Mevlevilik Şeriata uygun Sünnî bir tarikattır.
Namazsız abdestsiz Mevlevilik olmaz.
Vakit namazı güzelce kılınır, tesbihat yapılır, zikre ve ayine ondan sonra başlanır.
Pîr Efendimiz hazretleri gece gündüz namaz kılardı.
O, dünyayı ayaklarının altına almıştı.
O, Kur'anın bendesiydi.
O, Resul-i Kibriyanın sâdık âşığı idi.
O, hâdim-i Şer'-i şerifti.
Şeriata ve tasavvufa muhlisen lillah, Kur'ana ve Sünnete uygun olarak hizmet eden aziz olur.
Şeriatı ve Tarikatı istihdam ve istismar etmeye yeltenen alçaklar âkıbet zelil ve rezil olur.
* (İkinci yazı)
Lütfen Israr Etmeyiniz
Muhterem Efendim... Bendenizi ısrarla tarikatınıza (cemaatinize) davet ediyor, Muhterem'inize intisab etmemi arzuluyorsunuz.
Malum-i âlileri olduğu üzere bir tarikata, cemaate, meşrebe bağlanmak nasip meselesidir.
Nasibi varsa bağlanır, nasibi yoksa bağlanmaz.
Her Müslümanın Hanefî olması gerekmediği gibi, şu veya bu tarikata veya cemaate bağlanması da gerekmez.
Her Müslümanın ille de Nurcu veya Nakşî olması gerekmez.
Önemli olan hususlar şunlardır:
1. İtikadının (inanç bilgilerinin) sahih olması.
2. Dört hak mezhepten birinin hükümleriyle İslamı hayata uygulaması.
3. Muhammedî ahlak ile mütehalli (ziynetlenmiş) olması.
4. Sünnete mütemessik olması, bid'atlerden uzak durması.
5. İhlaslı olması.
6. Taqvalı olması.
7. Biatli ve itaatli olması.
8. Hayat yolculuğunda kamil bir rehberin/mürşidin kılavuzluğunda yol alması.
Resulullah Efendimizin (Salât ve selâm olsun ona) sağlığında tek rehber oydu.

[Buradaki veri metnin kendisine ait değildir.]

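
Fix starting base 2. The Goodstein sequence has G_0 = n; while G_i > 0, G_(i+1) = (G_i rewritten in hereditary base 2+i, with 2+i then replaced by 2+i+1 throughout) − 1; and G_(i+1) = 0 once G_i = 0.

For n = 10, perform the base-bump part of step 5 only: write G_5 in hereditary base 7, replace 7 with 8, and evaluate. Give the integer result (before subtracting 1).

G_0=10  [base 2] 2^(2 + 1) + 2  →[2↦3]→  3^(3 + 1) + 3 = 84  −1 ⇒ G_1=83
G_1=83  [base 3] 3^(3 + 1) + 2  →[3↦4]→  4^(4 + 1) + 2 = 1026  −1 ⇒ G_2=1025
G_2=1025  [base 4] 4^(4 + 1) + 1  →[4↦5]→  5^(5 + 1) + 1 = 15626  −1 ⇒ G_3=15625
G_3=15625  [base 5] 5^(5 + 1)  →[5↦6]→  6^(6 + 1) = 279936  −1 ⇒ G_4=279935
G_4=279935  [base 6] 5·6^6 + 5·6^5 + 5·6^4 + 5·6^3 + 5·6^2 + 5·6 + 5  →[6↦7]→  5·7^7 + 5·7^5 + 5·7^4 + 5·7^3 + 5·7^2 + 5·7 + 5 = 4215755  −1 ⇒ G_5=4215754
G_5=4215754  [base 7] 5·7^7 + 5·7^5 + 5·7^4 + 5·7^3 + 5·7^2 + 5·7 + 4  →[7↦8]→  5·8^8 + 5·8^5 + 5·8^4 + 5·8^3 + 5·8^2 + 5·8 + 4 = 84073324  −1 ⇒ G_6=84073323

84073324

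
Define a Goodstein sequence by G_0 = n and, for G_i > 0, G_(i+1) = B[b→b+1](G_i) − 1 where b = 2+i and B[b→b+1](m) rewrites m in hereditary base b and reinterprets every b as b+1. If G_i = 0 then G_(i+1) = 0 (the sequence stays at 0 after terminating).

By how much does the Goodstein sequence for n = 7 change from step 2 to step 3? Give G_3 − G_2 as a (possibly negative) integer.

[0] 7 ≡ 2^2 + 2 + 1 (base 2). Lift 3: 31. −1: 30.
[1] 30 ≡ 3^3 + 3 (base 3). Lift 4: 260. −1: 259.
[2] 259 ≡ 4^4 + 3 (base 4). Lift 5: 3128. −1: 3127.

2868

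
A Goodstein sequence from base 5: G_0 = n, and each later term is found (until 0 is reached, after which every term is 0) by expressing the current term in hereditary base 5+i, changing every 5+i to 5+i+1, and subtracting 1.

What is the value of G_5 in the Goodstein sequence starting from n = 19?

G_0=19  [base 5] 3·5 + 4  →[5↦6]→  3·6 + 4 = 22  −1 ⇒ G_1=21
G_1=21  [base 6] 3·6 + 3  →[6↦7]→  3·7 + 3 = 24  −1 ⇒ G_2=23
G_2=23  [base 7] 3·7 + 2  →[7↦8]→  3·8 + 2 = 26  −1 ⇒ G_3=25
G_3=25  [base 8] 3·8 + 1  →[8↦9]→  3·9 + 1 = 28  −1 ⇒ G_4=27
G_4=27  [base 9] 3·9  →[9↦10]→  3·10 = 30  −1 ⇒ G_5=29
G_5=29  [base 10] 2·10 + 9  →[10↦11]→  2·11 + 9 = 31  −1 ⇒ G_6=30

29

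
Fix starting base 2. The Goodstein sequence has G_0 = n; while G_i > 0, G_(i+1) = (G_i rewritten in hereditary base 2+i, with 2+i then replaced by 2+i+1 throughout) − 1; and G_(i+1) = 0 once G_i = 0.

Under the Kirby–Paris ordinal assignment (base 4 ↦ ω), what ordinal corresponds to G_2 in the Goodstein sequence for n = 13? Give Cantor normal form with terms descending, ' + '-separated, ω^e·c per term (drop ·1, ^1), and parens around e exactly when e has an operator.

ω^(ω + 1) + ω^3·3 + ω^2·3 + ω·3 + 3

base 2: 13 = 2^(2 + 1) + 2^2 + 1; at 3: 3^(3 + 1) + 3^3 + 1 = 109; next = 108
base 3: 108 = 3^(3 + 1) + 3^3; at 4: 4^(4 + 1) + 4^4 = 1280; next = 1279
base 4: 1279 = 4^(4 + 1) + 3·4^3 + 3·4^2 + 3·4 + 3; at 5: 5^(5 + 1) + 3·5^3 + 3·5^2 + 3·5 + 3 = 16093; next = 16092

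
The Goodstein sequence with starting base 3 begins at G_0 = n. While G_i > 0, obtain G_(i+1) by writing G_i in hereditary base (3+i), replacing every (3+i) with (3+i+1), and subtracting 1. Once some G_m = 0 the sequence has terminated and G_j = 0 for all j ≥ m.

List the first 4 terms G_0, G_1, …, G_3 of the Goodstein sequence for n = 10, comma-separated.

G_0=10  [base 3] 3^2 + 1  →[3↦4]→  4^2 + 1 = 17  −1 ⇒ G_1=16
G_1=16  [base 4] 4^2  →[4↦5]→  5^2 = 25  −1 ⇒ G_2=24
G_2=24  [base 5] 4·5 + 4  →[5↦6]→  4·6 + 4 = 28  −1 ⇒ G_3=27

10, 16, 24, 27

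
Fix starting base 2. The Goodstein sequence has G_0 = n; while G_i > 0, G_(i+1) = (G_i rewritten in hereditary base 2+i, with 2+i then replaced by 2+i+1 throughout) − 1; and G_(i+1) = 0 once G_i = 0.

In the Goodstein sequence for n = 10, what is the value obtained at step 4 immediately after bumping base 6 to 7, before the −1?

4215755

G_0=10  [base 2] 2^(2 + 1) + 2  →[2↦3]→  3^(3 + 1) + 3 = 84  −1 ⇒ G_1=83
G_1=83  [base 3] 3^(3 + 1) + 2  →[3↦4]→  4^(4 + 1) + 2 = 1026  −1 ⇒ G_2=1025
G_2=1025  [base 4] 4^(4 + 1) + 1  →[4↦5]→  5^(5 + 1) + 1 = 15626  −1 ⇒ G_3=15625
G_3=15625  [base 5] 5^(5 + 1)  →[5↦6]→  6^(6 + 1) = 279936  −1 ⇒ G_4=279935
G_4=279935  [base 6] 5·6^6 + 5·6^5 + 5·6^4 + 5·6^3 + 5·6^2 + 5·6 + 5  →[6↦7]→  5·7^7 + 5·7^5 + 5·7^4 + 5·7^3 + 5·7^2 + 5·7 + 5 = 4215755  −1 ⇒ G_5=4215754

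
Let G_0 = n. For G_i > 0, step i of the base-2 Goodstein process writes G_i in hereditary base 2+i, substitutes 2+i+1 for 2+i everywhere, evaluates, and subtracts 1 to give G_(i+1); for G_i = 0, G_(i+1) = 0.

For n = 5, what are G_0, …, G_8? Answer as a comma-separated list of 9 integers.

G_0 = 5. HB_2(5) = 2^2 + 1. Bump = 28. G_1 = 27.
G_1 = 27. HB_3(27) = 3^3. Bump = 256. G_2 = 255.
G_2 = 255. HB_4(255) = 3·4^3 + 3·4^2 + 3·4 + 3. Bump = 468. G_3 = 467.
G_3 = 467. HB_5(467) = 3·5^3 + 3·5^2 + 3·5 + 2. Bump = 776. G_4 = 775.
G_4 = 775. HB_6(775) = 3·6^3 + 3·6^2 + 3·6 + 1. Bump = 1198. G_5 = 1197.
G_5 = 1197. HB_7(1197) = 3·7^3 + 3·7^2 + 3·7. Bump = 1752. G_6 = 1751.
G_6 = 1751. HB_8(1751) = 3·8^3 + 3·8^2 + 2·8 + 7. Bump = 2455. G_7 = 2454.
G_7 = 2454. HB_9(2454) = 3·9^3 + 3·9^2 + 2·9 + 6. Bump = 3326. G_8 = 3325.

5, 27, 255, 467, 775, 1197, 1751, 2454, 3325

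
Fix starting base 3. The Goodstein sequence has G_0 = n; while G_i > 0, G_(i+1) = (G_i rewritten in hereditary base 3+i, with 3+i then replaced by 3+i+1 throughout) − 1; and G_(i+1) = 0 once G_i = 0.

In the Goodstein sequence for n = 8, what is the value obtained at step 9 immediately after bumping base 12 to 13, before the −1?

11

(0) 8|_3 = 2·3 + 2 ↦ 2·4 + 2|_4 = 10 ⇒ 9
(1) 9|_4 = 2·4 + 1 ↦ 2·5 + 1|_5 = 11 ⇒ 10
(2) 10|_5 = 2·5 ↦ 2·6|_6 = 12 ⇒ 11
(3) 11|_6 = 6 + 5 ↦ 7 + 5|_7 = 12 ⇒ 11
(4) 11|_7 = 7 + 4 ↦ 8 + 4|_8 = 12 ⇒ 11
(5) 11|_8 = 8 + 3 ↦ 9 + 3|_9 = 12 ⇒ 11
(6) 11|_9 = 9 + 2 ↦ 10 + 2|_10 = 12 ⇒ 11
(7) 11|_10 = 10 + 1 ↦ 11 + 1|_11 = 12 ⇒ 11
(8) 11|_11 = 11 ↦ 12|_12 = 12 ⇒ 11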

Aradan on dört asır geçmiştir. Bu devirde bir rehber değil, birçok rehber vardır.
Bunlar icazetli Rabbanî, muhlis, taqvalı ulema ve fukaha...
Yine icazetli gerçek şeyhler ve kamil mürşidlerdir.
Bunların hangisine intisab edilirse inşaallah doğru yola girilmiş olur.
Kur'an, Sünnet, Şeriat ve Cemaat dairesi içindeki bütün tarikatlar haktır.
Her Müslümanın bir nasibi vardır.
Can ciğer kardeş gibi iki Müslümandan biri A tarikatına, diğeri B tarikatına girebilir. Nasip meselesi...
Genel davet İslama yapılır.
Tarikatlara ve meşreblere genel davet yapılmaz.
Eskiden tarikatlara seçilerek, süzülerek adam alınırdı.
Bendenizi cemaatinize veya tarikatınıza katılmam konusunda ısrarla davet etmemenizi rica eder, selam ve hürmetlerimi sunar, dualarınızı beklerim efendim.